How is syntax used in Beloved?

Toni Morrison uses non-standard English syntax in Beloved. "Syntax" refers to the order of words and phrases used to make sentences. Many of the characters use non-standard or disordered syntax, and much of the narration in the novel is told with non-standard syntax. For example, in Chapter One, the house in which Sethe and her daughter live is described in the following way:







"It had been a long time since anybody (good-willed whitewoman, preacher, speaker or newspaperman) sat at their table, their sympathetic voices called liar by the revulsion in their eyes. For twelve years, long before Grandma Baby died, there had been no visitors of any sort and certainly no friends. No coloredpeople. Certainly no hazelnut man with too long hair and no notebook, no charcoal, no oranges, no questions" (page 7; page numbers may vary according to the edition).

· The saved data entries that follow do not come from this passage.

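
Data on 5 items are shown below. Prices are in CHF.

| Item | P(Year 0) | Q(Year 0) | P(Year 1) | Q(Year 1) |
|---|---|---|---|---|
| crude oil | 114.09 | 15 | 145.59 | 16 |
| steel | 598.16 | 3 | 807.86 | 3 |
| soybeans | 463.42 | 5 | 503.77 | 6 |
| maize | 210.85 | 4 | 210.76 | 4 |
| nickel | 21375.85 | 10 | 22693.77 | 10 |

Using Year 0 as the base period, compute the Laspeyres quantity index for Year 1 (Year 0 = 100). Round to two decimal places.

100.26

Laspeyres quantity index uses base-period prices as weights.
ΣP(Year 0)·Q(Year 1) = 114.09×16 + 598.16×3 + 463.42×6 + 210.85×4 + 21375.85×10 = 1825.44 + 1794.48 + 2780.52 + 843.4 + 213758.5 = 221002.34
ΣP(Year 0)·Q(Year 0) = 114.09×15 + 598.16×3 + 463.42×5 + 210.85×4 + 21375.85×10 = 1711.35 + 1794.48 + 2317.1 + 843.4 + 213758.5 = 220424.83
Index = 221002.34 / 220424.83 × 100 = 100.2620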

In this passage, Sethe's house is described as empty in a very interesting, fractured way. The syntax in the book is disordered in part to replicate dialogue and the way people in the book, brought up mostly as slaves, would speak. Some sentences are not full sentences but fragments to show the way people might have told this story orally rather than in writing. In addition, the confused syntax expresses the confusion and disorderly nature of the characters' world. The African-American characters in the book are all affected by slavery, a horror that created lives that aren't orderly or neat. The characters' language and syntax reflect their life experiences in a cruel and disorderly world.